If you have two std::unique_ptr pointing to the same object (address), then you did something wrong!
unique_ptr objects own their pointer uniquely: no other facility shall take care of deleting the object, and thus no other managed pointer should point to its managed object, since as soon as they have to, unique_ptr objects delete their managed object without taking into account whether other pointers still point to the same object or not, and thus leaving any other pointers that point there as pointing to an invalid location.
Also, technically, you could wrap the same "raw" pointer into two distinct unique_ptr objects.
This must not be done, because the first of the two unique_ptr instances that goes out of scope will destroy the object, leaving the other unique_ptr instance with a dangling pointer! Still, you could do that...
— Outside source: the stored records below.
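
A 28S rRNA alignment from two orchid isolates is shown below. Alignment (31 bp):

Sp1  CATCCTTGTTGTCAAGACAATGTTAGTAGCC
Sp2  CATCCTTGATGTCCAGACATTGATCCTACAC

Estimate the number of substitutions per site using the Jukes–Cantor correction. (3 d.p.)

The sequences differ at 8 of 31 sites (9, 14, 20, 23, 25, 26, 29, 30), so p = 8/31 ≈ 0.258065.
d = −(3/4) ln(1 − 4p/3) = −0.75 ln(1 − 0.344087) = −0.75 ln(0.655913)
  = −0.75 × (-0.421727) = 0.316295 substitutions/site.

0.316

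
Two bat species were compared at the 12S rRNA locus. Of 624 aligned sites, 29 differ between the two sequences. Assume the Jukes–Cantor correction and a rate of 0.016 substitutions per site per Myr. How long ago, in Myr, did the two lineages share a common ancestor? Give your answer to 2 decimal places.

p = 29/624 ≈ 0.046474.
d = −(3/4) ln(1 − 4p/3) = −0.75 ln(1 − 0.061965) = −0.75 ln(0.938035)
  = −0.75 × (-0.063968) = 0.047976 substitutions/site.
Under a molecular clock d = 2μt, so t = d/(2μ) = 0.047976 / (2 × 0.016) = 1.50 Myr.

1.50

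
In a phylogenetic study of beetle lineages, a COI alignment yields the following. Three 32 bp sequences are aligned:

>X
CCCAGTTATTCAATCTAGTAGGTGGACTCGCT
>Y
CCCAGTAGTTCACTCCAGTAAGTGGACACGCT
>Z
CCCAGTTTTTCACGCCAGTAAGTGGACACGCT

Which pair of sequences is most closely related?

Y and Z

X–Y: 6/32 differ, p = 0.188, d = 0.216.
X–Z: 6/32 differ, p = 0.188, d = 0.216.
Y–Z: 3/32 differ, p = 0.094, d = 0.100.
The smallest distance is between Y and Z.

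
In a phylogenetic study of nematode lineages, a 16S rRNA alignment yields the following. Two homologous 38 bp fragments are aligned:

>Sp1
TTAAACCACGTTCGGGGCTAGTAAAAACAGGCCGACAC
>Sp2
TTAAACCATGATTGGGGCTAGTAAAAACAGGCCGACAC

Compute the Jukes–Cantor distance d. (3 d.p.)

The sequences differ at 3 of 38 sites (9, 11, 13), so p = 3/38 ≈ 0.078947.
d = −(3/4) ln(1 − 4p/3) = −0.75 ln(1 − 0.105263) = −0.75 ln(0.894737)
  = −0.75 × (-0.111225) = 0.083419 substitutions/site.

0.083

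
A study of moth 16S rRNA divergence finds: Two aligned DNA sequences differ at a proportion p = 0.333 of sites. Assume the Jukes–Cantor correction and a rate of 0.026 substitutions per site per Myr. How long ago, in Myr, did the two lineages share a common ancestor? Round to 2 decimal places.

8.47

d = −(3/4) ln(1 − 4p/3) = −0.75 ln(1 − 0.444) = −0.75 ln(0.556)
  = −0.75 × (-0.586987) = 0.440240 substitutions/site.
Under a molecular clock d = 2μt, so t = d/(2μ) = 0.440240 / (2 × 0.026) = 8.47 Myr.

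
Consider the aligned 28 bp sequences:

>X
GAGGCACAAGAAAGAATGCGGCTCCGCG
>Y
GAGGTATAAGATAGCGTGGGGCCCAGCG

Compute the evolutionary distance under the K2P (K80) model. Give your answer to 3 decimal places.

0.364

Of 28 sites, 4 differences are transitions and 4 are transversions, so P = 4/28 ≈ 0.142857 and Q = 4/28 ≈ 0.142857.
Under the Kimura two-parameter model, d = −½ ln(1 − 2P − Q) − ¼ ln(1 − 2Q).
1 − 2P − Q = 0.571429, giving −½ ln(0.571429) = 0.279808.
1 − 2Q = 0.714286, giving −¼ ln(0.714286) = 0.084118.
d = 0.279808 + 0.084118 = 0.363926.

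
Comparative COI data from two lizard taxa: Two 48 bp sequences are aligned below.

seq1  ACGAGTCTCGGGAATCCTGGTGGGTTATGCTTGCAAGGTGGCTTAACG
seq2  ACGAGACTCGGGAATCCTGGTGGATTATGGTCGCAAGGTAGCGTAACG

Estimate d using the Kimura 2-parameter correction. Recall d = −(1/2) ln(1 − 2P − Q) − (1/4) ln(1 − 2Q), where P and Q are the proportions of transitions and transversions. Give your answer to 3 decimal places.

0.137

Of 48 sites, 3 differences are transitions and 3 are transversions, so P = 3/48 = 0.0625 and Q = 3/48 = 0.0625.
Under the Kimura two-parameter model, d = −½ ln(1 − 2P − Q) − ¼ ln(1 − 2Q).
1 − 2P − Q = 0.8125, giving −½ ln(0.8125) = 0.103820.
1 − 2Q = 0.875, giving −¼ ln(0.875) = 0.033383.
d = 0.103820 + 0.033383 = 0.137203.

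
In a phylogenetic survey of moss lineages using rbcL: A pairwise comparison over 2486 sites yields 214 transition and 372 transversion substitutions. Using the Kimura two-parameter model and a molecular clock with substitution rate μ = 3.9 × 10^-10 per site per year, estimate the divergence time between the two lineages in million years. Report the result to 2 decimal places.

P = 214/2486 ≈ 0.086082 and Q = 372/2486 ≈ 0.149638.
Under the Kimura two-parameter model, d = −½ ln(1 − 2P − Q) − ¼ ln(1 − 2Q).
1 − 2P − Q = 0.678198, giving −½ ln(0.678198) = 0.194158.
1 − 2Q = 0.700724, giving −¼ ln(0.700724) = 0.088910.
d = 0.194158 + 0.088910 = 0.283068.
Under a molecular clock d = 2μt, so t = d/(2μ) = 0.283068 / (2 × 3.9 × 10^-10) = 362.91 million years.

362.91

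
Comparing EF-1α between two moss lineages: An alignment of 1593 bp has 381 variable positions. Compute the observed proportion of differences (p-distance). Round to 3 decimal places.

0.239

p = 381/1593 = 0.239171… ≈ 0.239 (to 3 d.p.).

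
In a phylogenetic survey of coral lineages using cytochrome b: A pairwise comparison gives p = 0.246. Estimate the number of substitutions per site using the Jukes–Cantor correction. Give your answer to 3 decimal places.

0.298

d = −(3/4) ln(1 − 4p/3) = −0.75 ln(1 − 0.328) = −0.75 ln(0.672)
  = −0.75 × (-0.397497) = 0.298123 substitutions/site.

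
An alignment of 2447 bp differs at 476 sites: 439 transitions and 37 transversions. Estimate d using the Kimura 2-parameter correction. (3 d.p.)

P = 439/2447 ≈ 0.179403 and Q = 37/2447 ≈ 0.015121.
Under the Kimura two-parameter model, d = −½ ln(1 − 2P − Q) − ¼ ln(1 − 2Q).
1 − 2P − Q = 0.626073, giving −½ ln(0.626073) = 0.234144.
1 − 2Q = 0.969758, giving −¼ ln(0.969758) = 0.007677.
d = 0.234144 + 0.007677 = 0.241821.

0.242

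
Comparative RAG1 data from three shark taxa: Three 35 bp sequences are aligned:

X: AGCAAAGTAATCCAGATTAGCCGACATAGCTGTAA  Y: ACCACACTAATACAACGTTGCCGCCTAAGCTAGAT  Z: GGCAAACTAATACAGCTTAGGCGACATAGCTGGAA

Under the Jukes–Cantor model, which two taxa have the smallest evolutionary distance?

X and Z

X–Y: 14/35 differ, p = 0.400, d = 0.572.
X–Z: 6/35 differ, p = 0.171, d = 0.195.
Y–Z: 12/35 differ, p = 0.343, d = 0.458.
The smallest distance is between X and Z.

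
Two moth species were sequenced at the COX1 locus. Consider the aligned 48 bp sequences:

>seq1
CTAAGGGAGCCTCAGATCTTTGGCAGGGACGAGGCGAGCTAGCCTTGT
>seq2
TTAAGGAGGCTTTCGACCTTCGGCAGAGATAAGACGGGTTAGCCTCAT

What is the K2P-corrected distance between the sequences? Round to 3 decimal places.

0.530

Of 48 sites, 15 differences are transitions and 1 are transversions, so P = 15/48 = 0.3125 and Q = 1/48 ≈ 0.020833.
Under the Kimura two-parameter model, d = −½ ln(1 − 2P − Q) − ¼ ln(1 − 2Q).
1 − 2P − Q = 0.354167, giving −½ ln(0.354167) = 0.518993.
1 − 2Q = 0.958334, giving −¼ ln(0.958334) = 0.010640.
d = 0.518993 + 0.010640 = 0.529633.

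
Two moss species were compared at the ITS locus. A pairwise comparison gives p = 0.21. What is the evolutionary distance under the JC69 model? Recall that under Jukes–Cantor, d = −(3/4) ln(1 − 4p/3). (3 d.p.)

0.246

d = −(3/4) ln(1 − 4p/3) = −0.75 ln(1 − 0.28) = −0.75 ln(0.72)
  = −0.75 × (-0.328504) = 0.246378 substitutions/site.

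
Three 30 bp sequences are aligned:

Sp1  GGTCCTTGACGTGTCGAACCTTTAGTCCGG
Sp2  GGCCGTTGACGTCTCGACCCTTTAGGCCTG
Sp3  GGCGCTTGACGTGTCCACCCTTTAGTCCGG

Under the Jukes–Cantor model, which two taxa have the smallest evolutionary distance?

Sp1–Sp2: 6/30 differ, p = 0.200, d = 0.233.
Sp1–Sp3: 4/30 differ, p = 0.133, d = 0.147.
Sp2–Sp3: 6/30 differ, p = 0.200, d = 0.233.
The smallest distance is between Sp1 and Sp3.

Sp1 and Sp3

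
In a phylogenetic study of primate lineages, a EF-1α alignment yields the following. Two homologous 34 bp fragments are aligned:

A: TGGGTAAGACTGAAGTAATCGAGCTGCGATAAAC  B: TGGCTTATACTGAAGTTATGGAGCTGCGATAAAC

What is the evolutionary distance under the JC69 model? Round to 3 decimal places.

The sequences differ at 5 of 34 sites (4, 6, 8, 17, 20), so p = 5/34 ≈ 0.147059.
d = −(3/4) ln(1 − 4p/3) = −0.75 ln(1 − 0.196079) = −0.75 ln(0.803921)
  = −0.75 × (-0.218254) = 0.163691 substitutions/site.

0.164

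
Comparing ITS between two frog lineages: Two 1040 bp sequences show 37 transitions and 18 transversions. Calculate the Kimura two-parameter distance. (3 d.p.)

P = 37/1040 ≈ 0.035577 and Q = 18/1040 ≈ 0.017308.
Under the Kimura two-parameter model, d = −½ ln(1 − 2P − Q) − ¼ ln(1 − 2Q).
1 − 2P − Q = 0.911538, giving −½ ln(0.911538) = 0.046311.
1 − 2Q = 0.965384, giving −¼ ln(0.965384) = 0.008807.
d = 0.046311 + 0.008807 = 0.055118.

0.055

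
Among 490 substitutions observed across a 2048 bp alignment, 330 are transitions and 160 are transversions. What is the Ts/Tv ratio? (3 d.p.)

2.063

R = 330/160 = 2.0625 ≈ 2.063 (to 3 d.p.).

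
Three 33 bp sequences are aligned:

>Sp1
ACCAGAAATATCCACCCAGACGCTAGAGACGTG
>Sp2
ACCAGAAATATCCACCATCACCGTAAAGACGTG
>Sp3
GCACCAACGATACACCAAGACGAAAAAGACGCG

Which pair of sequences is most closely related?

Sp1–Sp2: 6/33 differ, p = 0.182, d = 0.208.
Sp1–Sp3: 12/33 differ, p = 0.364, d = 0.497.
Sp2–Sp3: 13/33 differ, p = 0.394, d = 0.559.
The smallest distance is between Sp1 and Sp2.

Sp1 and Sp2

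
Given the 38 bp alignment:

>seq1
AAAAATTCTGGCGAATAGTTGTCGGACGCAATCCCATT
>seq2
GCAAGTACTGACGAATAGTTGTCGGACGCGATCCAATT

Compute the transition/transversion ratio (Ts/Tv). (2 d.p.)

Transitions are A↔G and C↔T; transversions are all other mismatches.
Transitions: 4. Transversions: 3.
R = 4/3 = 1.333333… ≈ 1.33 (to 2 d.p.).

1.33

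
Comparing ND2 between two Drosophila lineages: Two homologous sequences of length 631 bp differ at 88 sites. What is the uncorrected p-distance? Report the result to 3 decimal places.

0.139

p = 88/631 = 0.139461… ≈ 0.139 (to 3 d.p.).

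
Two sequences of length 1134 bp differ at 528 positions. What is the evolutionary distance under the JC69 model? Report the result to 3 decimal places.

0.727

p = 528/1134 ≈ 0.465608.
d = −(3/4) ln(1 − 4p/3) = −0.75 ln(1 − 0.620811) = −0.75 ln(0.379189)
  = −0.75 × (-0.969721) = 0.727291 substitutions/site.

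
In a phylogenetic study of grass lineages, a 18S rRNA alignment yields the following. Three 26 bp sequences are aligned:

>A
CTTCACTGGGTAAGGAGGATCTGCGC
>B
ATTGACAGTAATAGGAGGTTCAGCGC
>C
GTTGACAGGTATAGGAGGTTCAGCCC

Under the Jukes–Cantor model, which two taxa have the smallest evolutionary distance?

B and C

A–B: 9/26 differ, p = 0.346, d = 0.464.
A–C: 9/26 differ, p = 0.346, d = 0.464.
B–C: 4/26 differ, p = 0.154, d = 0.172.
The smallest distance is between B and C.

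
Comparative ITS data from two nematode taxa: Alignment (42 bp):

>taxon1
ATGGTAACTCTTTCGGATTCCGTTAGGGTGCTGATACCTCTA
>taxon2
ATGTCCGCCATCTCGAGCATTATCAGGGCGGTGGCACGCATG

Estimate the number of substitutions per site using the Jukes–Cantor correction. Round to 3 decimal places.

The sequences differ at 23 of 42 sites, so p = 23/42 ≈ 0.547619.
d = −(3/4) ln(1 − 4p/3) = −0.75 ln(1 − 0.730159) = −0.75 ln(0.269841)
  = −0.75 × (-1.309922) = 0.982442 substitutions/site.

0.982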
It could make sense if there was a custom deleter involved. Maybe there's a device that can be initialized multiple times, but must be uninitialized the same number of times. unique_ptr provides one way to do this.
I think you are effectively emulating the "reference counting" mechanism here, with a unique_ptr and a custom deleter, even though std::shared_ptr already provides exactly that out-of-the-box: https://www.cplusplus.com/reference/memory/shared_ptr/
I think that's one way to look at it, but device could be a third-party thing. I've found this multiple initialization pattern to be fairly common.
In this setup, each unique_ptr assumes a unique responsibility for uninitializing the device. This
is somewhat different than sharing one responsibility across multiple shared_ptrs. And the costs are lower, since this way the reference counting is only done once, by the device.
Maybe a custom scope_guard type would be more suitable. unique_ptr does the job, but it only works for pointer-like resources.